As digital transformation becomes a priority on national agendas, CISOs are managing an accelerated rate of evolving business technology, too. They are also tasked with understanding the constantly-evolving global and regional regulatory landscape, ensuring compliance to complex regulatory requirements like the General Data Protection Regulation (GDPR) and similar laws in our region.

Add to this the fact that everyone within an organization thinks they are experts in security, and you have a recipe for disaster—a burnt out, overly stressed CISO during a time when the role is needed the most. 

How we can help

With 60% of CISOs admitting they rarely disconnect from work, and 88% working more than 40 hours per week, mental health is all too often ignored. As a result, nearly 17% of CISOs are either medicating or using alcohol to deal with the job stress. It is time to stop overlooking this uncomfortable situation, and instead, ask—how can we help? 

Other business leaders and functions can help play a part in relieving the CISO’s stress. For example, when it is time to allocate the annual budget, understand that the CISO’s teams need significant financial support to ensure that they have the right tools, talent and resources to protect the organization.

Everyone in the organization—from the CEO to the seasonal intern—should understand that security is everyone’s responsibility. Oftentimes, we place it all on the CISO’s shoulders and blame this person when an employee accidentally clicks on a malicious link. Let us start taking responsibility for our actions and increase our vigilance now more than ever before. Regular cybersecurity training can help educate all employees. However, it is only when responsibility is taken, that security best practices can truly be enforced.

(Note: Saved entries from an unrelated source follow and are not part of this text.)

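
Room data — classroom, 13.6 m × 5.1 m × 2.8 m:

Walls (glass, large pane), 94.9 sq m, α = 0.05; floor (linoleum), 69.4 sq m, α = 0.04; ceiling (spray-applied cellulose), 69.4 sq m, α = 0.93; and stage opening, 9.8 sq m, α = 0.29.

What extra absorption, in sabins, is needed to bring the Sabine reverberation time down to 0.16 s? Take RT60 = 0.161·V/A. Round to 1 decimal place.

120.5 sabins

Total absorption A₁ = 94.9·0.05 + 69.4·0.04 + 69.4·0.93 + 9.8·0.29
  = 4.745 + 2.776 + 64.542 + 2.842 = 74.905 sq m sabins.
V = 194.208 m³. Required absorption A₂ = 0.161 × 194.208 / 0.16 = 195.422 sabins.
Additional absorption ΔA = 195.422 − 74.905 = 120.5 sabins.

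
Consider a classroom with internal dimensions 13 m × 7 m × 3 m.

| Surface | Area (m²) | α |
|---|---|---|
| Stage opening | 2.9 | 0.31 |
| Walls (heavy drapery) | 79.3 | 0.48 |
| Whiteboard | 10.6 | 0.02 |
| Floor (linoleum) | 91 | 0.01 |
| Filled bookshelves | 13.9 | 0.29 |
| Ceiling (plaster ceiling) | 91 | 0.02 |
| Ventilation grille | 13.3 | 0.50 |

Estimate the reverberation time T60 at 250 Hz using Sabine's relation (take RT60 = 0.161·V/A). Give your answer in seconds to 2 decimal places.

Summing Sᵢαᵢ: 0.899 + 38.064 + 0.212 + 0.910 + 4.031 + 1.820 + 6.650 → A = 52.586 sabins.
Room volume: 273 m³.
T = 0.161 V/A = 0.161·273/52.586 = 0.84 s.

0.84 s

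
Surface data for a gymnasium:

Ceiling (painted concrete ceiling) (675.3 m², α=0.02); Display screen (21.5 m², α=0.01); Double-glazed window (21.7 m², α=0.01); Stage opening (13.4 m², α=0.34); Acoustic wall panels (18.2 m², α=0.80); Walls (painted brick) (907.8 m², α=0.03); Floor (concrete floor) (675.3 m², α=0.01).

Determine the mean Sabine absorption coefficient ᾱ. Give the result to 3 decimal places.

0.029

Total surface area S = 2333.2 m².
Weighted sum Σ Sα = 67.041.
ᾱ = A/S = 0.029.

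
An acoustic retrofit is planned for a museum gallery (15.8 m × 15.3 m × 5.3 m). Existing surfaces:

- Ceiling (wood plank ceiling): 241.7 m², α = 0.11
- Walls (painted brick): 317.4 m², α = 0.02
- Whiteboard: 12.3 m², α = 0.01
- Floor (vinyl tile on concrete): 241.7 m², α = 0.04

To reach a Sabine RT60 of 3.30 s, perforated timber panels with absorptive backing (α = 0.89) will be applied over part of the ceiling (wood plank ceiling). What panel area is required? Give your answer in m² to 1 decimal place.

25.4

Total absorption A₁ = 241.7·0.11 + 317.4·0.02 + 12.3·0.01 + 241.7·0.04
  = 26.587 + 6.348 + 0.123 + 9.668 = 42.726 m² sabins.
V = 1281.222 m³. Target absorption A₂ = 0.161 × 1281.222 / 3.30 = 62.508 sabins.
ΔA needed = 62.508 − 42.726 = 19.782 sabins.
Each m² of panel replacing the ceiling (wood plank ceiling) adds (0.89 − 0.11) = 0.78 sabins.
Area = ΔA/Δα = 19.782/0.78 = 25.4 m².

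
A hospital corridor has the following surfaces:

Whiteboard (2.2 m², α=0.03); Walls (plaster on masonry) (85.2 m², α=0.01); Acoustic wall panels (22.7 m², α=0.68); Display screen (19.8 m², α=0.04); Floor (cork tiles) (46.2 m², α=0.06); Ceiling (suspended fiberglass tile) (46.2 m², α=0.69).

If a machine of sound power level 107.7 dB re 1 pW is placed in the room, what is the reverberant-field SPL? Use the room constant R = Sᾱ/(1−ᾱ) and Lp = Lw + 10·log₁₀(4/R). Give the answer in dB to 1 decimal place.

A = 51.796 sabins; S = 222.3 m².
ᾱ = 0.2330, so room constant R = A/(1−ᾱ) = 67.531 m².
Lp = Lw + 10 log₁₀(4/R) = 107.7 -12.27 = 95.4 dB.

95.4 dB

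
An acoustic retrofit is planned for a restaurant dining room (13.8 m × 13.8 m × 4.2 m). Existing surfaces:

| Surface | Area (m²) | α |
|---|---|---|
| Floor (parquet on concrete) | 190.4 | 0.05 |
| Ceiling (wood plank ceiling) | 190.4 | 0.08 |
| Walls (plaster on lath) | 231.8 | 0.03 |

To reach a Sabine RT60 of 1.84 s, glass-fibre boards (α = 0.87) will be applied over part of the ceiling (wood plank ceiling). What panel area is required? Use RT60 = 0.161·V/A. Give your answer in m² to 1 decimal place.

48.5

A₁ = Σ Sᵢαᵢ = 190.4*0.05 + 190.4*0.08 + 231.8*0.03 = 31.706 sabins.
Required A₂ = 0.161·799.848/1.84 = 69.987 sabins.
Absorption to add: 69.987 − 31.706 = 38.281 sabins.
Net gain per m²: Δα = 0.87 − 0.08 = 0.79.
Area = ΔA/Δα = 38.281/0.79 = 48.5 m².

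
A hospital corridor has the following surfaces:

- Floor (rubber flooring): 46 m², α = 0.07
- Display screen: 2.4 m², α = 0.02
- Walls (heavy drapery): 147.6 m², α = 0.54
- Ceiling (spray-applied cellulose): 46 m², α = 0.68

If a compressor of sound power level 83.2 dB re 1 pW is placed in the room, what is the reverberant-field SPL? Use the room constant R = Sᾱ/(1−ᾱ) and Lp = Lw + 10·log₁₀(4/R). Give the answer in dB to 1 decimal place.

65.9 dB

A = 114.252 sabins; S = 242.0 m².
ᾱ = 114.252/242.0 = 0.4721; R = Sᾱ/(1−ᾱ) = 114.252/(1−0.4721) = 216.427 m².
Lp = Lw + 10 log₁₀(4/R) = 83.2 -17.33 = 65.9 dB.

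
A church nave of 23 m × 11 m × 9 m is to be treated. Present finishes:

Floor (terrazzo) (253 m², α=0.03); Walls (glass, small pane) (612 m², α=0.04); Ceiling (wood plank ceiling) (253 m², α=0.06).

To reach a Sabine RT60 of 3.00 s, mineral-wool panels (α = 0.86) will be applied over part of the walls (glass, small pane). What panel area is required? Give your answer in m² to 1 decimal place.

Summing Sᵢαᵢ: 7.590 + 24.480 + 15.180 → A₁ = 47.250 sabins.
Required A₂ = 0.161·2277/3.00 = 122.199 sabins.
ΔA needed = 122.199 − 47.250 = 74.949 sabins.
Net gain per m²: Δα = 0.86 − 0.04 = 0.82.
Panel area = 74.949 / 0.82 = 91.4 m².

91.4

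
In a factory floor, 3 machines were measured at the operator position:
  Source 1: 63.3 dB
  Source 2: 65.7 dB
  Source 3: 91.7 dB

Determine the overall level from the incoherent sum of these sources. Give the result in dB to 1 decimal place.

Sum in the linear (power) domain: Σ 10^(Lᵢ/10) = 10^(63.3/10) + 10^(65.7/10) + 10^(91.7/10) = 1.485e+09.
Back to dB: 10·log₁₀ Σ = 91.7 dB.

91.7 dB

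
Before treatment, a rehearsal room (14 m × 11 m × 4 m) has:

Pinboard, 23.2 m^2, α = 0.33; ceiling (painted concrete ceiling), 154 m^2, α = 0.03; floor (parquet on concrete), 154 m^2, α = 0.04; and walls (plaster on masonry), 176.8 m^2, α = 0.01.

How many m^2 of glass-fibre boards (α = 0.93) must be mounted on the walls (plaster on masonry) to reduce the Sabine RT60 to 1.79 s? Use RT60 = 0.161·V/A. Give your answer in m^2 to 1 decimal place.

Summing Sᵢαᵢ: 7.656 + 4.620 + 6.160 + 1.768 → A₁ = 20.204 sabins.
Required A₂ = 0.161·616/1.79 = 55.406 sabins.
ΔA needed = 55.406 − 20.204 = 35.202 sabins.
Net gain per m^2: Δα = 0.93 − 0.01 = 0.92.
Panel area = 35.202 / 0.92 = 38.3 m^2.

38.3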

Additionally—and it is easier said than done—CISOs need a mindset shift. If traditional strategies are not working, then change them. Let us stop opting into annual legacy technology subscriptions if they have proven to be ineffective. Alternatively, if the organization is overspending on technology with all the bells and whistles, and it is still not doing the job, it is time to cancel. Take a step back and understand where the true issue lies and work from there to resolve it—even if it requires change. 

Lastly, it is time to remind ourselves that ‘perfect’ just does not exist in any aspect of life. Failure often leads to success; testing a new way to solve a problem is in fact a good thing; and we should not be afraid to explore other options. The battle against adversaries is never-ending, and we need our CISOs to be less stressed in order to win.